Опи-Куон овладел собой, челюсть его стала на место, и он спросил:

– А потом? Что же было потом, о Нам-Бок?

– Потом оно промчалось по железным полосам мимо и не причинило мне вреда; а когда ноги у меня перестали трястись, оно уже исчезло из вида. И в той стороне это – самое обыкновенное дело. Этих чудовищ не боятся даже женщины и дети, и люди заставляют их там работать.

– Как мы заставляем работать наших собак? – спросил Кугах, и глаза его недоверчиво блеснули.

– Да, как мы заставляем работать наших собак.

– А как разводятся эти… эти чудовища? – поинтересовался Опи-Куон.

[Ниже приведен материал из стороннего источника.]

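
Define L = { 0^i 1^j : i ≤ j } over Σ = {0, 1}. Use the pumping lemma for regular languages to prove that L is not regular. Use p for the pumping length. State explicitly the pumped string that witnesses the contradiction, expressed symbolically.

Assume L is regular. Let p be the pumping length given by the pumping lemma.
Choose w = 0^p 1^p ∈ L, with |w| = 2p ≥ p.
Write w = xyz as guaranteed by the lemma, with |xy| ≤ p and |y| ≥ 1.
Since the first p symbols of w are all 0's and |xy| ≤ p, y lies entirely in the leading 0-block: y = 0^k for some k with 1 ≤ k ≤ p.
Consider xy^2z = 0^{p+k} 1^p. Since k ≥ 1, the 0-count p+k exceeds the 1-count p, so i ≤ j fails; thus xy^2z ∉ L.
Contradiction. Therefore L is not regular.

0^{p+k} 1^p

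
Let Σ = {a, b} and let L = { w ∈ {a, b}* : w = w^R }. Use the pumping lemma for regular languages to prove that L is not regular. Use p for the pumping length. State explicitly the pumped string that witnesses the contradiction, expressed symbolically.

a^{p+k} b a^p

Suppose for contradiction that L is regular, and let p be the pumping length.
Take w = a^p b a^p, a palindrome of length 2p+1 ≥ p.
The pumping lemma gives a decomposition w = xyz where |xy| ≤ p and |y| > 0.
The first p characters of w are a's, so xy (and hence y) consists only of a's. Write y = a^k, 1 ≤ k ≤ p.
Pump with i = 2: xy^2z = a^{p+k} b a^p. Its reverse is a^p b a^{p+k}, which differs from xy^2z since k ≥ 1. So xy^2z is not a palindrome and xy^2z ∉ L.
This contradicts the pumping lemma, so L is not regular.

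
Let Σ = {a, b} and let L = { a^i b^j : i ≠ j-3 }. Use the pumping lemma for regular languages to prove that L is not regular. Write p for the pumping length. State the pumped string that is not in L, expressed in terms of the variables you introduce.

Assume L is regular. Let p be the pumping length given by the pumping lemma.
Choose w = a^p b^{p+p!+3}. Since p ≠ (p+p!+3)-3 = p+p!, w ∈ L; and |w| ≥ p.
Write w = xyz as guaranteed by the lemma, with |xy| ≤ p and y is nonempty.
Because |xy| ≤ p and w begins with p copies of a, we have y = a^k with 1 ≤ k ≤ p.
Since 1 ≤ k ≤ p, k divides p!; set t = 1 + p!/k. Then xy^t z has p + (p!/k)·k = p + p! copies of a. Now the a-count is p+p! and (b-count)-3 = (p+p!+3)-3 = p+p!, so i ≠ j-3 fails. So xy^t z = a^{p+p!} b^{p+p!+3} ∉ L.
This is a contradiction; hence L is not regular.

a^{p+p!} b^{p+p!+3}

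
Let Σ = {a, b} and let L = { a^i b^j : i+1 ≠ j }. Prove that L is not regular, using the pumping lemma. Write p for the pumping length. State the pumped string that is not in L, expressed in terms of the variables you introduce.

a^{p+p!} b^{p+p!+1}

Suppose for contradiction that L is regular, and let p be the pumping length.
Choose w = a^p b^{p+p!+1}. Since p ≠ (p+p!+1)-1 = p+p!, w ∈ L; and |w| ≥ p.
Write w = xyz as guaranteed by the lemma, with |xy| ≤ p and y is nonempty.
Because |xy| ≤ p and w begins with p copies of a, we have y = a^k with 1 ≤ k ≤ p.
Since 1 ≤ k ≤ p, k divides p!; set t = 1 + p!/k. Then xy^t z has p + (p!/k)·k = p + p! copies of a. Now the a-count is p+p! and (b-count)-1 = (p+p!+1)-1 = p+p!, so i+1 ≠ j fails. So xy^t z = a^{p+p!} b^{p+p!+1} ∉ L.
This is a contradiction; hence L is not regular.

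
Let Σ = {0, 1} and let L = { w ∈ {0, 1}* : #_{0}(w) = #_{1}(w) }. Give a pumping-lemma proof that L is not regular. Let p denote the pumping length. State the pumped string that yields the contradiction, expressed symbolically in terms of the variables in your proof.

Assume L is regular; let p be its pumping constant.
Choose w = 0^p 1^p ∈ L with |w| = 2p ≥ p.
The pumping lemma gives a decomposition w = xyz where |xy| ≤ p and y is nonempty.
Since the first p symbols of w are all 0's and |xy| ≤ p, y lies entirely in the leading 0-block: y = 0^k for some k with 1 ≤ k ≤ p.
Pump with i = 2: xy^2z = 0^{p+k} 1^p has p+k occurrences of 0 but only p of 1. Since k ≥ 1 the counts differ, so xy^2z ∉ L.
This contradicts the pumping lemma, so L is not regular.

0^{p+k} 1^p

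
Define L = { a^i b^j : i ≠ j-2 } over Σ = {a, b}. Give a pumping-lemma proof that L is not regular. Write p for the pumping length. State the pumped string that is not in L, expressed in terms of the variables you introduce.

Toward a contradiction, assume L is regular with pumping length p.
Choose w = a^p b^{p+p!+2}. Since p ≠ (p+p!+2)-2 = p+p!, w ∈ L; and |w| ≥ p.
By the pumping lemma, w = xyz with |xy| ≤ p and |y| ≥ 1.
Since the first p symbols of w are all a's and |xy| ≤ p, y lies entirely in the leading a-block: y = a^k for some k with 1 ≤ k ≤ p.
Since 1 ≤ k ≤ p, k divides p!; set t = 1 + p!/k. Then xy^t z has p + (p!/k)·k = p + p! copies of a. Now the a-count is p+p! and (b-count)-2 = (p+p!+2)-2 = p+p!, so i ≠ j-2 fails. So xy^t z = a^{p+p!} b^{p+p!+2} ∉ L.
This contradicts the pumping lemma, so L is not regular.

a^{p+p!} b^{p+p!+2}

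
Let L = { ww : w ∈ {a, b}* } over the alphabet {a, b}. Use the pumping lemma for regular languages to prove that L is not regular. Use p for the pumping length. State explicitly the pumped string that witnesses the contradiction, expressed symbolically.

a^{p+k} b^p a^p b^p

Toward a contradiction, assume L is regular with pumping length p.
Take w = a^p b^p a^p b^p = uu where u = a^pb^p; then w ∈ L and |w| = 4p ≥ p.
Write w = xyz as guaranteed by the lemma, with |xy| ≤ p and |y| > 0.
Since the first p symbols of w are all a's and |xy| ≤ p, y lies entirely in the leading a-block: y = a^k for some k with 1 ≤ k ≤ p.
Pump with i = 2: xy^2z = a^{p+k} b^p a^p b^p, of length 4p+k. Suppose this equals vv. The string starts with a and ends with b, so v does too; thus the boundary between the two copies of v is a b→a transition. There is exactly one such transition, at position 2p+k, so |v| = 2p+k and |vv| = 4p+2k ≠ 4p+k since k ≥ 1. So xy^2z ∉ L.
Contradiction. Therefore L is not regular.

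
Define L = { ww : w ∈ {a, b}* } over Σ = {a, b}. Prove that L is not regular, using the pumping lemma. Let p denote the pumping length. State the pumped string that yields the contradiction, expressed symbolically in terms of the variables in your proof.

a^{p+k} b^p a^p b^p

Assume L is regular; let p be its pumping constant.
Take w = a^p b^p a^p b^p = uu where u = a^pb^p; then w ∈ L and |w| = 4p ≥ p.
The pumping lemma gives a decomposition w = xyz where |xy| ≤ p and |y| > 0.
The first p characters of w are a's, so xy (and hence y) consists only of a's. Write y = a^k, 1 ≤ k ≤ p.
Pump with i = 2: xy^2z = a^{p+k} b^p a^p b^p, of length 4p+k. Suppose this equals vv. The string starts with a and ends with b, so v does too; thus the boundary between the two copies of v is a b→a transition. There is exactly one such transition, at position 2p+k, so |v| = 2p+k and |vv| = 4p+2k ≠ 4p+k since k ≥ 1. So xy^2z ∉ L.
This is a contradiction; hence L is not regular.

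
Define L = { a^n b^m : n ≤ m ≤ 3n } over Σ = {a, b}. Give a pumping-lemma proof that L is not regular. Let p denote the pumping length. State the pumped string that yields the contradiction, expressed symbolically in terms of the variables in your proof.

a^{p+k} b^p

Assume L is regular; let p be its pumping constant.
Take w = a^p b^p ∈ L (since p ≤ p ≤ 3p), with |w| = 2p ≥ p.
The pumping lemma gives a decomposition w = xyz where |xy| ≤ p and |y| ≥ 1.
Since the first p symbols of w are all a's and |xy| ≤ p, y lies entirely in the leading a-block: y = a^k for some k with 1 ≤ k ≤ p.
Pump with i = 2: xy^2z = a^{p+k} b^p. Now n = p+k > p = m, so the condition n ≤ m fails. Thus xy^2z ∉ L.
This is a contradiction; hence L is not regular.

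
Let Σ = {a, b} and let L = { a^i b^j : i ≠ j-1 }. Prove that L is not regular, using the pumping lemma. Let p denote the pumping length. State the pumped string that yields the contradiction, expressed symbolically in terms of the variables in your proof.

Assume L is regular. Let p be the pumping length given by the pumping lemma.
Choose w = a^p b^{p+p!+1}. Since p ≠ (p+p!+1)-1 = p+p!, w ∈ L; and |w| ≥ p.
The pumping lemma gives a decomposition w = xyz where |xy| ≤ p and |y| ≥ 1.
Because |xy| ≤ p and w begins with p copies of a, we have y = a^k with 1 ≤ k ≤ p.
Since 1 ≤ k ≤ p, k divides p!; set t = 1 + p!/k. Then xy^t z has p + (p!/k)·k = p + p! copies of a. Now the a-count is p+p! and (b-count)-1 = (p+p!+1)-1 = p+p!, so i ≠ j-1 fails. So xy^t z = a^{p+p!} b^{p+p!+1} ∉ L.
This is a contradiction; hence L is not regular.

a^{p+p!} b^{p+p!+1}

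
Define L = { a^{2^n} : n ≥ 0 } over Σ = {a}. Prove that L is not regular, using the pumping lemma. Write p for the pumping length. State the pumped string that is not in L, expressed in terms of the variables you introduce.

a^{2^p+k}

Assume L is regular; let p be its pumping constant.
Take w = a^{2^p} ∈ L with |w| = 2^p ≥ p.
Write w = xyz as guaranteed by the lemma, with |xy| ≤ p and y is nonempty.
Then y = a^k for some k with 1 ≤ k ≤ p.
Pump with i = 2: xy^2z = a^{2^p+k}. Since 1 ≤ k ≤ p < 2^p, we have 2^p < 2^p+k < 2^{p+1}, so 2^p+k is not a power of 2. So xy^2z ∉ L.
Contradiction. Therefore L is not regular.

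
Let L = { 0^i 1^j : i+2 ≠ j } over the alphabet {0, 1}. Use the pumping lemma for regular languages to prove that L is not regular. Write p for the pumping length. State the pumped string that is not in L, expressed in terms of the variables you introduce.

Assume L is regular. Let p be the pumping length given by the pumping lemma.
Choose w = 0^p 1^{p+p!+2}. Since p ≠ (p+p!+2)-2 = p+p!, w ∈ L; and |w| ≥ p.
The pumping lemma gives a decomposition w = xyz where |xy| ≤ p and |y| > 0.
The first p characters of w are 0's, so xy (and hence y) consists only of 0's. Write y = 0^k, 1 ≤ k ≤ p.
Since 1 ≤ k ≤ p, k divides p!; set t = 1 + p!/k. Then xy^t z has p + (p!/k)·k = p + p! copies of 0. Now the 0-count is p+p! and (1-count)-2 = (p+p!+2)-2 = p+p!, so i+2 ≠ j fails. So xy^t z = 0^{p+p!} 1^{p+p!+2} ∉ L.
This contradicts the pumping lemma, so L is not regular.

0^{p+p!} 1^{p+p!+2}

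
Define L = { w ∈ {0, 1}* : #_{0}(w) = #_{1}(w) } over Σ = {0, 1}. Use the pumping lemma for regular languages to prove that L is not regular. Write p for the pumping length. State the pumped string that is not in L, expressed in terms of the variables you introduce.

0^{p+k} 1^p

Assume L is regular. Let p be the pumping length given by the pumping lemma.
Choose w = 0^p 1^p ∈ L with |w| = 2p ≥ p.
By the pumping lemma, w = xyz with |xy| ≤ p and |y| > 0.
The first p characters of w are 0's, so xy (and hence y) consists only of 0's. Write y = 0^k, 1 ≤ k ≤ p.
Pump with i = 2: xy^2z = 0^{p+k} 1^p has p+k occurrences of 0 but only p of 1. Since k ≥ 1 the counts differ, so xy^2z ∉ L.
This contradicts the pumping lemma, so L is not regular.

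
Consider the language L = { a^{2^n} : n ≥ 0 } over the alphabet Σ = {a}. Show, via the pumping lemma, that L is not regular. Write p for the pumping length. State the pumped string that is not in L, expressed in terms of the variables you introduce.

a^{2^p+k}

Suppose for contradiction that L is regular, and let p be the pumping length.
Take w = a^{2^p} ∈ L with |w| = 2^p ≥ p.
Write w = xyz as guaranteed by the lemma, with |xy| ≤ p and y is nonempty.
Then y = a^k for some k with 1 ≤ k ≤ p.
Pump with i = 2: xy^2z = a^{2^p+k}. Since 1 ≤ k ≤ p < 2^p, we have 2^p < 2^p+k < 2^{p+1}, so 2^p+k is not a power of 2. So xy^2z ∉ L.
This contradicts the pumping lemma, so L is not regular.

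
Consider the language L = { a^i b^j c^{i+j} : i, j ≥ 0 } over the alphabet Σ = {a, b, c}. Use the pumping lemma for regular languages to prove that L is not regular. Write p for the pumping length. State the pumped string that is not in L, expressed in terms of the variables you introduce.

a^{p+k} b^p c^{2p}

Toward a contradiction, assume L is regular with pumping length p.
Take w = a^p b^p c^{2p} ∈ L (with i=j=p, i+j=2p), |w| = 4p ≥ p.
The pumping lemma gives a decomposition w = xyz where |xy| ≤ p and |y| ≥ 1.
The first p characters of w are a's, so xy (and hence y) consists only of a's. Write y = a^k, 1 ≤ k ≤ p.
Consider xy^2z = a^{p+k} b^p c^{2p}. Now the a- and b-counts sum to 2p+k, but the c-count is 2p ≠ 2p+k. So xy^2z ∉ L.
This is a contradiction; hence L is not regular.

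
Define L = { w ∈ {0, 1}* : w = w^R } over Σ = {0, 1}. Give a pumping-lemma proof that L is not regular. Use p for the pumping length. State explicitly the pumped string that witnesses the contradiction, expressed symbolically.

0^{p+k} 1 0^p

Toward a contradiction, assume L is regular with pumping length p.
Take w = 0^p 1 0^p, a palindrome of length 2p+1 ≥ p.
By the pumping lemma, w = xyz with |xy| ≤ p and |y| ≥ 1.
Since the first p symbols of w are all 0's and |xy| ≤ p, y lies entirely in the leading 0-block: y = 0^k for some k with 1 ≤ k ≤ p.
Pump with i = 2: xy^2z = 0^{p+k} 1 0^p. Its reverse is 0^p 1 0^{p+k}, which differs from xy^2z since k ≥ 1. So xy^2z is not a palindrome and xy^2z ∉ L.
This is a contradiction; hence L is not regular.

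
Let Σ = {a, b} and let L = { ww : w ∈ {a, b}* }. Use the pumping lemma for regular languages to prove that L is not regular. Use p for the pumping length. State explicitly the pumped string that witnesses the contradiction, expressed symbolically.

Assume L is regular. Let p be the pumping length given by the pumping lemma.
Take w = a^p b^p a^p b^p = uu where u = a^pb^p; then w ∈ L and |w| = 4p ≥ p.
The pumping lemma gives a decomposition w = xyz where |xy| ≤ p and |y| ≥ 1.
Because |xy| ≤ p and w begins with p copies of a, we have y = a^k with 1 ≤ k ≤ p.
Pump with i = 2: xy^2z = a^{p+k} b^p a^p b^p, of length 4p+k. Suppose this equals vv. The string starts with a and ends with b, so v does too; thus the boundary between the two copies of v is a b→a transition. There is exactly one such transition, at position 2p+k, so |v| = 2p+k and |vv| = 4p+2k ≠ 4p+k since k ≥ 1. So xy^2z ∉ L.
This is a contradiction; hence L is not regular.

a^{p+k} b^p a^p b^p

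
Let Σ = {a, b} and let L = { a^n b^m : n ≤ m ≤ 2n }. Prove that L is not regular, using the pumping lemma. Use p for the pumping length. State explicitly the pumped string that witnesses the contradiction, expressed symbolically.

Toward a contradiction, assume L is regular with pumping length p.
Take w = a^p b^p ∈ L (since p ≤ p ≤ 2p), with |w| = 2p ≥ p.
The pumping lemma gives a decomposition w = xyz where |xy| ≤ p and |y| ≥ 1.
Since the first p symbols of w are all a's and |xy| ≤ p, y lies entirely in the leading a-block: y = a^k for some k with 1 ≤ k ≤ p.
Pump with i = 2: xy^2z = a^{p+k} b^p. Now n = p+k > p = m, so the condition n ≤ m fails. Thus xy^2z ∉ L.
This is a contradiction; hence L is not regular.

a^{p+k} b^p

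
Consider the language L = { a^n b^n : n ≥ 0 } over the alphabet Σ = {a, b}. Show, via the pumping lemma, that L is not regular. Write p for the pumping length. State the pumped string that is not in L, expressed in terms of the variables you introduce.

a^{p+k} b^p

Toward a contradiction, assume L is regular with pumping length p.
Take w = a^p b^p. Then w ∈ L and |w| = 2p ≥ p.
The pumping lemma gives a decomposition w = xyz where |xy| ≤ p and y is nonempty.
Because |xy| ≤ p and w begins with p copies of a, we have y = a^k with 1 ≤ k ≤ p.
Pump with i = 2: xy^2z = a^{p+k} b^p. For this to lie in L we would need p = p+k, which forces k = 0. But k ≥ 1, so xy^2z ∉ L.
Contradiction. Therefore L is not regular.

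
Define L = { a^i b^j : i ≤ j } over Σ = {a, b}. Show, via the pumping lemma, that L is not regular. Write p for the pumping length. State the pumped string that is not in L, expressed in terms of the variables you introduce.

a^{p+k} b^p

Toward a contradiction, assume L is regular with pumping length p.
Choose w = a^p b^p ∈ L, with |w| = 2p ≥ p.
Write w = xyz as guaranteed by the lemma, with |xy| ≤ p and |y| ≥ 1.
The first p characters of w are a's, so xy (and hence y) consists only of a's. Write y = a^k, 1 ≤ k ≤ p.
Consider xy^2z = a^{p+k} b^p. Since k ≥ 1, the a-count p+k exceeds the b-count p, so i ≤ j fails; thus xy^2z ∉ L.
This contradicts the pumping lemma, so L is not regular.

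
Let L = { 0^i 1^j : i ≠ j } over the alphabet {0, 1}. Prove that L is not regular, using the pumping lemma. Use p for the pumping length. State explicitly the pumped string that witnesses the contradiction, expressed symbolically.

Assume L is regular. Let p be the pumping length given by the pumping lemma.
Choose w = 0^p 1^{p+p!}. Since p ≠ p+p!, w ∈ L; and |w| ≥ p.
Write w = xyz as guaranteed by the lemma, with |xy| ≤ p and |y| > 0.
Since the first p symbols of w are all 0's and |xy| ≤ p, y lies entirely in the leading 0-block: y = 0^k for some k with 1 ≤ k ≤ p.
Since 1 ≤ k ≤ p, k divides p!; set t = 1 + p!/k. Then xy^t z has p + (p!/k)·k = p + p! copies of 0. Now the 0-count equals the 1-count, so i ≠ j fails. So xy^t z = 0^{p+p!} 1^{p+p!} ∉ L.
This contradicts the pumping lemma, so L is not regular.

0^{p+p!} 1^{p+p!}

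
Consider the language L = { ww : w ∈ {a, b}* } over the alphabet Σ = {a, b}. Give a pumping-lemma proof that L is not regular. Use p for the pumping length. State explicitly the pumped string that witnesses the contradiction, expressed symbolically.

a^{p+k} b^p a^p b^p

Assume L is regular. Let p be the pumping length given by the pumping lemma.
Take w = a^p b^p a^p b^p = uu where u = a^pb^p; then w ∈ L and |w| = 4p ≥ p.
By the pumping lemma, w = xyz with |xy| ≤ p and |y| ≥ 1.
Since the first p symbols of w are all a's and |xy| ≤ p, y lies entirely in the leading a-block: y = a^k for some k with 1 ≤ k ≤ p.
Pump with i = 2: xy^2z = a^{p+k} b^p a^p b^p, of length 4p+k. Suppose this equals vv. The string starts with a and ends with b, so v does too; thus the boundary between the two copies of v is a b→a transition. There is exactly one such transition, at position 2p+k, so |v| = 2p+k and |vv| = 4p+2k ≠ 4p+k since k ≥ 1. So xy^2z ∉ L.
This is a contradiction; hence L is not regular.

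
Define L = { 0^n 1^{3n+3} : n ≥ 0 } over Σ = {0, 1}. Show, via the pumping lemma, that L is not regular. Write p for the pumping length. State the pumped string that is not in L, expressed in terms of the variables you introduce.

0^{p+k} 1^{3p+3}

Toward a contradiction, assume L is regular with pumping length p.
Choose w = 0^p 1^{3p+3}, which is in L with |w| = 4p+3 ≥ p.
The pumping lemma gives a decomposition w = xyz where |xy| ≤ p and |y| > 0.
The first p characters of w are 0's, so xy (and hence y) consists only of 0's. Write y = 0^k, 1 ≤ k ≤ p.
Pump with i = 2: xy^2z = 0^{p+k} 1^{3p+3}. For this to lie in L we would need 3p+3 = 3(p+k)+3, which forces k = 0. But k ≥ 1, so xy^2z ∉ L.
This contradicts the pumping lemma, so L is not regular.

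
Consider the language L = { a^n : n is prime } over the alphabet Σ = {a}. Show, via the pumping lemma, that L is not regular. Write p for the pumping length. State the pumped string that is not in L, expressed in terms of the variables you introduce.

Assume L is regular. Let p be the pumping length given by the pumping lemma.
Let q be a prime with q ≥ p+2 (infinitely many primes exist), and take w = a^q ∈ L with |w| = q ≥ p.
Write w = xyz as guaranteed by the lemma, with |xy| ≤ p and |y| ≥ 1.
Then y = a^k for some k with 1 ≤ k ≤ p.
Since 1 ≤ k ≤ p, |xz| = q-k. Pump with i = q+1: |xy^{q+1}z| = (q-k)+(q+1)k = q+qk = q(1+k), which is composite (both factors ≥ 2). So xy^{q+1}z = a^{q(1+k)} ∉ L.
Contradiction. Therefore L is not regular.

a^{q(1+k)}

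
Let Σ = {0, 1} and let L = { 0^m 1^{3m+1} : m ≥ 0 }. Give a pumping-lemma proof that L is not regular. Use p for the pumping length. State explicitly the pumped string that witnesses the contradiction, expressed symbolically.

Assume L is regular. Let p be the pumping length given by the pumping lemma.
Take w = 0^p 1^{3p+1}. Then w ∈ L and |w| = 4p+1 ≥ p.
The pumping lemma gives a decomposition w = xyz where |xy| ≤ p and y is nonempty.
The first p characters of w are 0's, so xy (and hence y) consists only of 0's. Write y = 0^k, 1 ≤ k ≤ p.
Pump with i = 2: xy^2z = 0^{p+k} 1^{3p+1}. For this to lie in L we would need 3p+1 = 3(p+k)+1, which forces k = 0. But k ≥ 1, so xy^2z ∉ L.
Contradiction. Therefore L is not regular.

0^{p+k} 1^{3p+1}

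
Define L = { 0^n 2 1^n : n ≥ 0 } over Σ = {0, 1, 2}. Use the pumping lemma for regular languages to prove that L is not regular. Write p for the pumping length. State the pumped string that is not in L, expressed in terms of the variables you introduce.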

– Они не разводятся вовсе. Люди искусно делают их из железа и кормят камнями и поят водой. Камни превращаются в огонь, вода – в пар, а этот пар и есть дыхание их ноздрей и…

– Хватит, хватит, о Нам-Бок, – прервал его Опи-Куон. – Расскажи нам о других чудесах. Мы устали от таких, которых мы не понимаем.

– Вы не понимаете? – в отчаянии вскричал Нам-Бок.

– Нет, не понимаем, – уныло откликнулись и мужчины и женщины. – Мы не можем понять.

Нам-Бок подумал о сложных машинах, которые разом и жнут и молотят, и о машинах, показывающих изображения живых людей, и о машинах, из которых исходят человеческие голоса, – и ему стало ясно, что его народ ни за что этого не поймет.